Optimal Continuous- to Discrete-Variable Bipartite Entanglement Conversion

TL;DR

This paper introduces optimal methods for converting continuous-variable entanglement into discrete-variable entanglement using local operations, enabling more feasible quantum technology implementations on bosonic systems.

Contribution

It presents two optimal schemes for CV to DV entanglement conversion, including maximal rate extraction and probabilistic high-entanglement production, with performance quantification and implementation strategies.

Findings

Maximally entangled qubit pairs achieved at maximal rate

Probabilistic generation of high-entanglement qudit pairs

Finite measurement rounds suffice despite infinite-dimensional CV resources

Abstract

Discrete-variable (DV) entanglement is crucial for numerous quantum applications, yet its deterministic generation in many bosonic systems remains experimentally challenging.

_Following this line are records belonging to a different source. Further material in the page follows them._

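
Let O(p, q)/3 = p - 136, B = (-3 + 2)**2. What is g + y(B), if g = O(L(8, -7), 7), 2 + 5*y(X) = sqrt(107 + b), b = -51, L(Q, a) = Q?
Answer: -1922/5 + 2*sqrt(14)/5 ≈ -382.90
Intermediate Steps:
B = 1 (B = (-1)**2 = 1)
y(X) = -2/5 + 2*sqrt(14)/5 (y(X) = -2/5 + sqrt(107 - 51)/5 = -2/5 + sqrt(56)/5 = -2/5 + (2*sqrt(14))/5 = -2/5 + 2*sqrt(14)/5)
O(p, q) = -408 + 3*p (O(p, q) = 3*(p - 136) = 3*(-136 + p) = -408 + 3*p)
g = -384 (g = -408 + 3*8 = -408 + 24 = -384)
g + y(B) = -384 + (-2/5 + 2*sqrt(14)/5) = -1922/5 + 2*sqrt(14)/5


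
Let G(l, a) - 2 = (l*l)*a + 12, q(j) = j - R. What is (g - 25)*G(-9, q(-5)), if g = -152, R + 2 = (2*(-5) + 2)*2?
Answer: -188859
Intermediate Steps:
R = -18 (R = -2 + (2*(-5) + 2)*2 = -2 + (-10 + 2)*2 = -2 - 8*2 = -2 - 16 = -18)
q(j) = 18 + j (q(j) = j - 1*(-18) = j + 18 = 18 + j)
G(l, a) = 14 + a*l² (G(l, a) = 2 + ((l*l)*a + 12) = 2 + (l²*a + 12) = 2 + (a*l² + 12) = 2 + (12 + a*l²) = 14 + a*l²)
(g - 25)*G(-9, q(-5)) = (-152 - 25)*(14 + (18 - 5)*(-9)²) = -177*(14 + 13*81) = -177*(14 + 1053) = -177*1067 = -188859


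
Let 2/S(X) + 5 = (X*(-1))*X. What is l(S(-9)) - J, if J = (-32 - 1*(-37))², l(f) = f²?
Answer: -46224/1849 ≈ -24.999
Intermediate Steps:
S(X) = 2/(-5 - X²) (S(X) = 2/(-5 + (X*(-1))*X) = 2/(-5 + (-X)*X) = 2/(-5 - X²))
J = 25 (J = (-32 + 37)² = 5² = 25)
l(S(-9)) - J = (-2/(5 + (-9)²))² - 1*25 = (-2/(5 + 81))² - 25 = (-2/86)² - 25 = (-2*1/86)² - 25 = (-1/43)² - 25 = 1/1849 - 25 = -46224/1849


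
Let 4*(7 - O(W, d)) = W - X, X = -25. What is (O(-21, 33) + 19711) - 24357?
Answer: -4640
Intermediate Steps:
O(W, d) = 3/4 - W/4 (O(W, d) = 7 - (W - 1*(-25))/4 = 7 - (W + 25)/4 = 7 - (25 + W)/4 = 7 + (-25/4 - W/4) = 3/4 - W/4)
(O(-21, 33) + 19711) - 24357 = ((3/4 - 1/4*(-21)) + 19711) - 24357 = ((3/4 + 21/4) + 19711) - 24357 = (6 + 19711) - 24357 = 19717 - 24357 = -4640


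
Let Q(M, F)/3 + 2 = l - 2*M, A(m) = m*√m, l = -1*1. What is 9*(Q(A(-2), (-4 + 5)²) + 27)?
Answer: 162 + 108*I*√2 ≈ 162.0 + 152.74*I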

In contrast, continuous-variable (CV) entanglement can be produced efficiently. We propose two optimal schemes for converting CV bipartite entanglement into DV entanglement using only local operations and classical communication. The first scheme extracts maximally entangled qubit pairs at the theoretically maximal rate, while the second probabilistically produces a maximally entangled qudit pair with the highest average entanglement. In both schemes, we quantify the optimal performance and identify the measurement operators required for implementation. Notably, using only a sequence of binary measurements, our approach can succeed in a finite number of measurement rounds on average, even though the CV resource is infinite-dimensional. Our schemes improve the feasibility of implementing DV-based quantum technologies on bosonic platforms.